In July 2000, pursuant to a condemnation action against the 200-acre property, Respondent became aware of the two mortgages upon the property. Respondent had paid off most of an unrelated first mortgage on the property with the Federal Land Bank, which was used to build the marital home where she has been living since 1978. Mortgage 1 and Mortgage 2 were the only additional liens on the tract. Once Respondent became aware of the additional mortgages in 2000, Appellant offered to cancel all the debts (Mortgage 1 and 2) if the Respondent would give the land to her children (by Appellants son Michael Furtick). Respondent filed a declaratory judgment action seeking a determination that the two mortgages were invalid or unenforceable. Respondent argued that equitable defenses including laches operated to invalidate the mortgages. This matter was then referred to a special referee.
After a hearing on the merits, the special referee found neither of the two mortgages was enforceable. The referee concluded Mortgage 1 was unenforceable because of the statute of limitations and laches and Mortgage 2 was unenforceable because of laches. [1] Appellant did not file a subsequent motion to alter or amend the judgment.
STANDARD OF REVIEW
A suit for declaratory judgment is neither legal nor equitable, but is determined by the nature of the underlying issue. Felts v. Richland County, 303 S.C. 354, 356, 400 S.E.2d 781, 782 (1991). An action to foreclose a real estate mortgage is one in equity. Carsten v. Wilson, 241 S.C. 516, 520, 129 S.E.2d 431, 434 (1963). In actions in equity referred to a special referee with finality, the appellate court may view the evidence to determine the facts in accordance with its own view of the preponderance of the evidence, though it is not required to disregard the findings of the special referee. Florence County Sch. Dist. #2 v. Interkal, Inc., 348 S.C. 446, 450, 559 S.E.2d 866, 868 (Ct.

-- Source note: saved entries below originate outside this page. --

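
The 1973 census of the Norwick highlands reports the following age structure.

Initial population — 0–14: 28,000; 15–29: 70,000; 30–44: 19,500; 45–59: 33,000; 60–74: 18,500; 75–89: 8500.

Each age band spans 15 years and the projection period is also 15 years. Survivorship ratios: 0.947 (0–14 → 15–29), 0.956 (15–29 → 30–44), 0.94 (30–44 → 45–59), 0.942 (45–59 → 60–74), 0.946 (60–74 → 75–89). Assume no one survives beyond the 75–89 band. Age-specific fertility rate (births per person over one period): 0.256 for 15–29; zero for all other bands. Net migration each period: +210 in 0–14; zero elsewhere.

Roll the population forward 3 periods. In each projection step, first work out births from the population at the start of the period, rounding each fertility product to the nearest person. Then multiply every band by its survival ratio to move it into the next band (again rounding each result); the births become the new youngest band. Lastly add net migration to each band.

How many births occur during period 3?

4395

Period 1:
Births: 70000 × 0.256 = 17920
15–29: 28000 × 0.947 = 26516
30–44: 70000 × 0.956 = 66920
45–59: 19500 × 0.94 = 18330
60–74: 33000 × 0.942 = 31086
75–89: 18500 × 0.946 = 17501
Net migration: 0–14 + 210 → 18130
→ [18130, 26516, 66920, 18330, 31086, 17501]
Period 2:
Births: 26516 × 0.256 = 6788
15–29: 18130 × 0.947 = 17169
30–44: 26516 × 0.956 = 25349
45–59: 66920 × 0.94 = 62905
60–74: 18330 × 0.942 = 17267
75–89: 31086 × 0.946 = 29407
Net migration: 0–14 + 210 → 6998
→ [6998, 17169, 25349, 62905, 17267, 29407]
Period 3:
Births: 17169 × 0.256 = 4395
15–29: 6998 × 0.947 = 6627
30–44: 17169 × 0.956 = 16414
45–59: 25349 × 0.94 = 23828
60–74: 62905 × 0.942 = 59257
75–89: 17267 × 0.946 = 16335
Net migration: 0–14 + 210 → 4605
→ [4605, 6627, 16414, 23828, 59257, 16335]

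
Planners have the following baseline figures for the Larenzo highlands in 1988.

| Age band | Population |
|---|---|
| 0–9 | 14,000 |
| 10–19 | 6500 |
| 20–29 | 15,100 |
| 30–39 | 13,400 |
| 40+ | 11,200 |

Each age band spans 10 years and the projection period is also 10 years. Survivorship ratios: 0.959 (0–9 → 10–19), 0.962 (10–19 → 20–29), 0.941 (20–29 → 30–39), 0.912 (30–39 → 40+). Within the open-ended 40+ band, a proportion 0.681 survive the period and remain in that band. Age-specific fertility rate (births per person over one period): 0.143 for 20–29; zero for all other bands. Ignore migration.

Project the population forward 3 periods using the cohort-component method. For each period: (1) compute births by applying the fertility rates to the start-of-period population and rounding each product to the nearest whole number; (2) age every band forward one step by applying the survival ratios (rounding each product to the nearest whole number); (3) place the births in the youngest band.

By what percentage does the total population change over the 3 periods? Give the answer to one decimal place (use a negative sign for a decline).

-33.1

Call the bands 1 to 5, youngest first.
[period 1]
Births: 15100 × 0.143 = 2159
Band 2: 14000 × 0.959 = 13426
Band 3: 6500 × 0.962 = 6253
Band 4: 15100 × 0.941 = 14209
Band 5: 13400 × 0.912 + 11200 × 0.681 = 12221 + 7627 = 19848
End of period: [2159, 13426, 6253, 14209, 19848]
[period 2]
Births: 6253 × 0.143 = 894
Band 2: 2159 × 0.959 = 2070
Band 3: 13426 × 0.962 = 12916
Band 4: 6253 × 0.941 = 5884
Band 5: 14209 × 0.912 + 19848 × 0.681 = 12959 + 13516 = 26475
End of period: [894, 2070, 12916, 5884, 26475]
[period 3]
Births: 12916 × 0.143 = 1847
Band 2: 894 × 0.959 = 857
Band 3: 2070 × 0.962 = 1991
Band 4: 12916 × 0.941 = 12154
Band 5: 5884 × 0.912 + 26475 × 0.681 = 5366 + 18029 = 23395
End of period: [1847, 857, 1991, 12154, 23395]
Total: 60200 → 40244; change = -19956; percentage change = -33.1%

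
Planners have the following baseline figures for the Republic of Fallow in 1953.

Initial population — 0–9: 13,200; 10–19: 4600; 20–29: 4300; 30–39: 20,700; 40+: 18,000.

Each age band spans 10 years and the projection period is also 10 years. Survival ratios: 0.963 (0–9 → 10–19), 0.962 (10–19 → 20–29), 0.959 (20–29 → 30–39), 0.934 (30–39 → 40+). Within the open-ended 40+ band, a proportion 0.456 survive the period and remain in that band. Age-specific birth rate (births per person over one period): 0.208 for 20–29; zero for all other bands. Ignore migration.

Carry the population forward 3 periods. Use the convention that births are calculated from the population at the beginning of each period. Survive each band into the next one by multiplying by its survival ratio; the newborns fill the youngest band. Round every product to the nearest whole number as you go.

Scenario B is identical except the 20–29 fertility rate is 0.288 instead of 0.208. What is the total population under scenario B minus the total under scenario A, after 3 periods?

Call the bands 1 to 5, youngest first.
After projecting period 1:
Births: 4300 × 0.208 = 894
Band 2: 13200 × 0.963 = 12712
Band 3: 4600 × 0.962 = 4425
Band 4: 4300 × 0.959 = 4124
Band 5: 20700 × 0.934 + 18000 × 0.456 = 19334 + 8208 = 27542
Giving 894 / 12712 / 4425 / 4124 / 27542.
After projecting period 2:
Births: 4425 × 0.208 = 920
Band 2: 894 × 0.963 = 861
Band 3: 12712 × 0.962 = 12229
Band 4: 4425 × 0.959 = 4244
Band 5: 4124 × 0.934 + 27542 × 0.456 = 3852 + 12559 = 16411
Giving 920 / 861 / 12229 / 4244 / 16411.
After projecting period 3:
Births: 12229 × 0.208 = 2544
Band 2: 920 × 0.963 = 886
Band 3: 861 × 0.962 = 828
Band 4: 12229 × 0.959 = 11728
Band 5: 4244 × 0.934 + 16411 × 0.456 = 3964 + 7483 = 11447
Giving 2544 / 886 / 828 / 11728 / 11447.
Scenario A total after 3 periods: 27433
Scenario B projection —
After projecting period 1:
Births: 4300 × 0.288 = 1238
Band 2: 13200 × 0.963 = 12712
Band 3: 4600 × 0.962 = 4425
Band 4: 4300 × 0.959 = 4124
Band 5: 20700 × 0.934 + 18000 × 0.456 = 19334 + 8208 = 27542
Giving 1238 / 12712 / 4425 / 4124 / 27542.
After projecting period 2:
Births: 4425 × 0.288 = 1274
Band 2: 1238 × 0.963 = 1192
Band 3: 12712 × 0.962 = 12229
Band 4: 4425 × 0.959 = 4244
Band 5: 4124 × 0.934 + 27542 × 0.456 = 3852 + 12559 = 16411
Giving 1274 / 1192 / 12229 / 4244 / 16411.
After projecting period 3:
Births: 12229 × 0.288 = 3522
Band 2: 1274 × 0.963 = 1227
Band 3: 1192 × 0.962 = 1147
Band 4: 12229 × 0.959 = 11728
Band 5: 4244 × 0.934 + 16411 × 0.456 = 3964 + 7483 = 11447
Giving 3522 / 1227 / 1147 / 11728 / 11447.
Scenario B total after 3 periods: 29071
Difference B − A = 29071 − 27433 = 1638

1638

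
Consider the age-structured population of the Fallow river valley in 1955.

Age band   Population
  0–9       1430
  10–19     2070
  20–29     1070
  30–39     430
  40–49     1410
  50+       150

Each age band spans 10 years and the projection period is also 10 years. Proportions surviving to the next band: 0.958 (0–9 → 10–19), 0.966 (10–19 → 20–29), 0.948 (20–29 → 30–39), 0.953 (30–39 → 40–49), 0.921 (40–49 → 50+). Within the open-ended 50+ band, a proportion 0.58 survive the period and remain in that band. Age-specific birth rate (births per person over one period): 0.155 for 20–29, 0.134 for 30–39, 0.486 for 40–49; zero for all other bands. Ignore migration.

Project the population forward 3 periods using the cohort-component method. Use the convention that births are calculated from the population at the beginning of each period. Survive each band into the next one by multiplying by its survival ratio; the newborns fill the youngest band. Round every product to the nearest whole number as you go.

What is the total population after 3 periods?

7024

[period 1]
Births: 1070 × 0.155 = 166  |  430 × 0.134 = 58  |  1410 × 0.486 = 685 — total 909
10–19: 1430 × 0.958 = 1370
20–29: 2070 × 0.966 = 2000
30–39: 1070 × 0.948 = 1014
40–49: 430 × 0.953 = 410
50+: 1410 × 0.921 + 150 × 0.58 = 1299 + 87 = 1386
End of period: [909, 1370, 2000, 1014, 410, 1386]
[period 2]
Births: 2000 × 0.155 = 310  |  1014 × 0.134 = 136  |  410 × 0.486 = 199 — total 645
10–19: 909 × 0.958 = 871
20–29: 1370 × 0.966 = 1323
30–39: 2000 × 0.948 = 1896
40–49: 1014 × 0.953 = 966
50+: 410 × 0.921 + 1386 × 0.58 = 378 + 804 = 1182
End of period: [645, 871, 1323, 1896, 966, 1182]
[period 3]
Births: 1323 × 0.155 = 205  |  1896 × 0.134 = 254  |  966 × 0.486 = 469 — total 928
10–19: 645 × 0.958 = 618
20–29: 871 × 0.966 = 841
30–39: 1323 × 0.948 = 1254
40–49: 1896 × 0.953 = 1807
50+: 966 × 0.921 + 1182 × 0.58 = 890 + 686 = 1576
End of period: [928, 618, 841, 1254, 1807, 1576]
Total after period 3: 928 + 618 + 841 + 1254 + 1807 + 1576 = 7024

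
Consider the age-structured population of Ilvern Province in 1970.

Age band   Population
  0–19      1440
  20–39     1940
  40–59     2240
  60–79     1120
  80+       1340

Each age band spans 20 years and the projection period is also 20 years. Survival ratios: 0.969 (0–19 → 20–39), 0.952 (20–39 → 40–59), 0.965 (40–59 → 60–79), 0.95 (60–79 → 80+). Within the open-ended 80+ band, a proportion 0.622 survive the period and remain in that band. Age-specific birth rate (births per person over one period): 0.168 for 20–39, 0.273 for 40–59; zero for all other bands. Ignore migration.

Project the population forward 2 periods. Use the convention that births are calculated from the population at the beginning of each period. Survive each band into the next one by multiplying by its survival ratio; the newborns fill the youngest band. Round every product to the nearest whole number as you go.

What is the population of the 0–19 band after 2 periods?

738

Period 1.
Births: 1940 * 0.168 = 326 ; 2240 * 0.273 = 612 → total 938
20–39: 1440 * 0.969 = 1395
40–59: 1940 * 0.952 = 1847
60–79: 2240 * 0.965 = 2162
80+: 1120 * 0.95 + 1340 * 0.622 = 1064 + 833 = 1897
Giving 938 / 1395 / 1847 / 2162 / 1897.
Period 2.
Births: 1395 * 0.168 = 234 ; 1847 * 0.273 = 504 → total 738
20–39: 938 * 0.969 = 909
40–59: 1395 * 0.952 = 1328
60–79: 1847 * 0.965 = 1782
80+: 2162 * 0.95 + 1897 * 0.622 = 2054 + 1180 = 3234
Giving 738 / 909 / 1328 / 1782 / 3234.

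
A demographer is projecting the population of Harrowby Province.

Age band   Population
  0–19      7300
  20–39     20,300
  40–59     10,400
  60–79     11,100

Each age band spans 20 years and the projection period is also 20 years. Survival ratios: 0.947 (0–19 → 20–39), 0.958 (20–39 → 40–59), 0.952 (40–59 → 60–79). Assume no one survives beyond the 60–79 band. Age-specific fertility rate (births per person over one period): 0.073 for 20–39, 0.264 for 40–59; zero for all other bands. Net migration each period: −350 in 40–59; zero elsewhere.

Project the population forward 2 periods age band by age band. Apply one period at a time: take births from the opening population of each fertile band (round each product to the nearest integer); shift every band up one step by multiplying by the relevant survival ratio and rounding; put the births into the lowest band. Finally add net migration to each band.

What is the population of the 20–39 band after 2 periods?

After projecting period 1:
Births: 20300 × 0.073 = 1482, 10400 × 0.264 = 2746 → total 4228
20–39: 7300 × 0.947 = 6913
40–59: 20300 × 0.958 = 19447
60–79: 10400 × 0.952 = 9901
Net migration: 40–59 − 350 → 19097
Population now: 0–19=4228, 20–39=6913, 40–59=19097, 60–79=9901
After projecting period 2:
Births: 6913 × 0.073 = 505, 19097 × 0.264 = 5042 → total 5547
20–39: 4228 × 0.947 = 4004
40–59: 6913 × 0.958 = 6623
60–79: 19097 × 0.952 = 18180
Net migration: 40–59 − 350 → 6273
Population now: 0–19=5547, 20–39=4004, 40–59=6273, 60–79=18180

4004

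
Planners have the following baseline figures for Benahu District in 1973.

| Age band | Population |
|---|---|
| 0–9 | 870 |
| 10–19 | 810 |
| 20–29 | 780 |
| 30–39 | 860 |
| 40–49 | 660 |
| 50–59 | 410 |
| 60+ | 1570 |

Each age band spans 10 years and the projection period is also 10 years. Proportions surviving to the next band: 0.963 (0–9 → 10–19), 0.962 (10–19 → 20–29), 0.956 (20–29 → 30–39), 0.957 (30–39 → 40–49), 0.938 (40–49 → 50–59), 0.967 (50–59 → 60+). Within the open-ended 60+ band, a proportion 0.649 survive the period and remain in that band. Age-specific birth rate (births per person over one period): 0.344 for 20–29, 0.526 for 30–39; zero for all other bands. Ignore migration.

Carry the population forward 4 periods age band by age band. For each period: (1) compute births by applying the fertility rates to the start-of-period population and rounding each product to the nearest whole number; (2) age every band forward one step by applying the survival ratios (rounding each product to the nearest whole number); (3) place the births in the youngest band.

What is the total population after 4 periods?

5708

(Bands numbered youngest = 1 to oldest = 7.)
Period 1.
Births: 780 * 0.344 = 268, 860 * 0.526 = 452 ⇒ total 720
Band 2: 870 * 0.963 = 838
Band 3: 810 * 0.962 = 779
Band 4: 780 * 0.956 = 746
Band 5: 860 * 0.957 = 823
Band 6: 660 * 0.938 = 619
Band 7: 410 * 0.967 + 1570 * 0.649 = 396 + 1019 = 1415
→ [720, 838, 779, 746, 823, 619, 1415]
Period 2.
Births: 779 * 0.344 = 268, 746 * 0.526 = 392 ⇒ total 660
Band 2: 720 * 0.963 = 693
Band 3: 838 * 0.962 = 806
Band 4: 779 * 0.956 = 745
Band 5: 746 * 0.957 = 714
Band 6: 823 * 0.938 = 772
Band 7: 619 * 0.967 + 1415 * 0.649 = 599 + 918 = 1517
→ [660, 693, 806, 745, 714, 772, 1517]
Period 3.
Births: 806 * 0.344 = 277, 745 * 0.526 = 392 ⇒ total 669
Band 2: 660 * 0.963 = 636
Band 3: 693 * 0.962 = 667
Band 4: 806 * 0.956 = 771
Band 5: 745 * 0.957 = 713
Band 6: 714 * 0.938 = 670
Band 7: 772 * 0.967 + 1517 * 0.649 = 747 + 985 = 1732
→ [669, 636, 667, 771, 713, 670, 1732]
Period 4.
Births: 667 * 0.344 = 229, 771 * 0.526 = 406 ⇒ total 635
Band 2: 669 * 0.963 = 644
Band 3: 636 * 0.962 = 612
Band 4: 667 * 0.956 = 638
Band 5: 771 * 0.957 = 738
Band 6: 713 * 0.938 = 669
Band 7: 670 * 0.967 + 1732 * 0.649 = 648 + 1124 = 1772
→ [635, 644, 612, 638, 738, 669, 1772]
Total after period 4: 635 + 644 + 612 + 638 + 738 + 669 + 1772 = 5708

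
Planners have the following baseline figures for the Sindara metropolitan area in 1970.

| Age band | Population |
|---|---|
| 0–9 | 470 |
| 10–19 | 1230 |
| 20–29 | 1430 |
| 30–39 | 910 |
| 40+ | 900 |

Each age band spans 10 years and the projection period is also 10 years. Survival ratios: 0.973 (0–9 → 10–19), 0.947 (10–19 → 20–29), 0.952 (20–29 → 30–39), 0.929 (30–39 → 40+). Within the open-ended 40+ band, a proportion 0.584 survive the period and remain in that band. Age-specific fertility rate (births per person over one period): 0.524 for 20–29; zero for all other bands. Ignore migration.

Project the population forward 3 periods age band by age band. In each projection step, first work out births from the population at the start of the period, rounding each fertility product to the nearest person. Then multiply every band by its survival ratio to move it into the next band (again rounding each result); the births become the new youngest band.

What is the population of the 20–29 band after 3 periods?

690

Period 1:
Births: 1430 × 0.524 = 749
10–19: 470 × 0.973 = 457
20–29: 1230 × 0.947 = 1165
30–39: 1430 × 0.952 = 1361
40+: 910 × 0.929 + 900 × 0.584 = 845 + 526 = 1371
Giving 749 / 457 / 1165 / 1361 / 1371.
Period 2:
Births: 1165 × 0.524 = 610
10–19: 749 × 0.973 = 729
20–29: 457 × 0.947 = 433
30–39: 1165 × 0.952 = 1109
40+: 1361 × 0.929 + 1371 × 0.584 = 1264 + 801 = 2065
Giving 610 / 729 / 433 / 1109 / 2065.
Period 3:
Births: 433 × 0.524 = 227
10–19: 610 × 0.973 = 594
20–29: 729 × 0.947 = 690
30–39: 433 × 0.952 = 412
40+: 1109 × 0.929 + 2065 × 0.584 = 1030 + 1206 = 2236
Giving 227 / 594 / 690 / 412 / 2236.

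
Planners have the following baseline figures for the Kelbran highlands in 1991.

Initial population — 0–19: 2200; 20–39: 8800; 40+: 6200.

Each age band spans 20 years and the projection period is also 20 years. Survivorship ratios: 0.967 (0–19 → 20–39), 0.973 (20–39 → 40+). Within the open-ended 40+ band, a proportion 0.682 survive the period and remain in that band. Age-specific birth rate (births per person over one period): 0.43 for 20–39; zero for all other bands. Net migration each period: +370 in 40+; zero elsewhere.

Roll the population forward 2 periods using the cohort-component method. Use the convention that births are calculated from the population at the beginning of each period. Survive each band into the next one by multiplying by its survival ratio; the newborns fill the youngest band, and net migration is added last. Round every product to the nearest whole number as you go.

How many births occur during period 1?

3784

After projecting period 1:
Births: 8800 × 0.43 = 3784
20–39: 2200 × 0.967 = 2127
40+: 8800 × 0.973 + 6200 × 0.682 = 8562 + 4228 = 12790
Net migration: 40+ + 370 → 13160
End of period: [3784, 2127, 13160]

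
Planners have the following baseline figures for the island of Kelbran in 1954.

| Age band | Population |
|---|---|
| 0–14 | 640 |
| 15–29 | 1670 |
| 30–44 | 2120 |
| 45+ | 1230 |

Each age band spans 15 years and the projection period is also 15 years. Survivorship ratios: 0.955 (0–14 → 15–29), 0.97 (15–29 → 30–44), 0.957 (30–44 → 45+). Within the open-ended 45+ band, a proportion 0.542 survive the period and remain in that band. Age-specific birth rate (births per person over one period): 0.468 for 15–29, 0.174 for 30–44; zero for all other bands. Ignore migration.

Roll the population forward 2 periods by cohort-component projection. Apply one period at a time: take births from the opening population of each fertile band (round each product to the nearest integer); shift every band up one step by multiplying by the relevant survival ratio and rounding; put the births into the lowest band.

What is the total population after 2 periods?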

App. 2002).
LAW/ANALYSIS
Appellant argues the special referee erred in holding Appellant was barred from enforcing Mortgage 2 on the ground of laches. Specifically, Appellant argues (1) he was not negligent in failing to inform Catherine Furtick of the assignment of the mortgage to himself and that she was not prejudiced by his delay and (2) laches is not a defense to a mortgage foreclosure action and (3) in any event the statute of limitations S.C. Code Ann. § 29-1-10 (Supp. 2003) supersedes any equitable defense. We do not agree.
Laches
Laches is defined as neglect for an unreasonable and unexplained length of time, under circumstances affording opportunity for diligence, to do what in law should have been done. Hallums v. Hallums, 296 S.C. 195, 198, 371 S.E.2d 525, 527 (1988).
Whether the plaintiff is barred by laches is to be determined in light of the facts of each case, taking into consideration whether the delay has worked injury, prejudice, or disadvantage to the other party. Arceneaux v. Arrington, 284 S.C. 500, 503, 327 S.E.2d 357, 358 (Ct. App. 1985); see also Grossman v. Grossman, 242 S.C. 298, 309, 130 S.E.2d 850, 855 (1963) (Delay alone in the assertion of a right does not constitute laches. It must be shown in addition that such delay has resulted in material prejudice to the defendant.).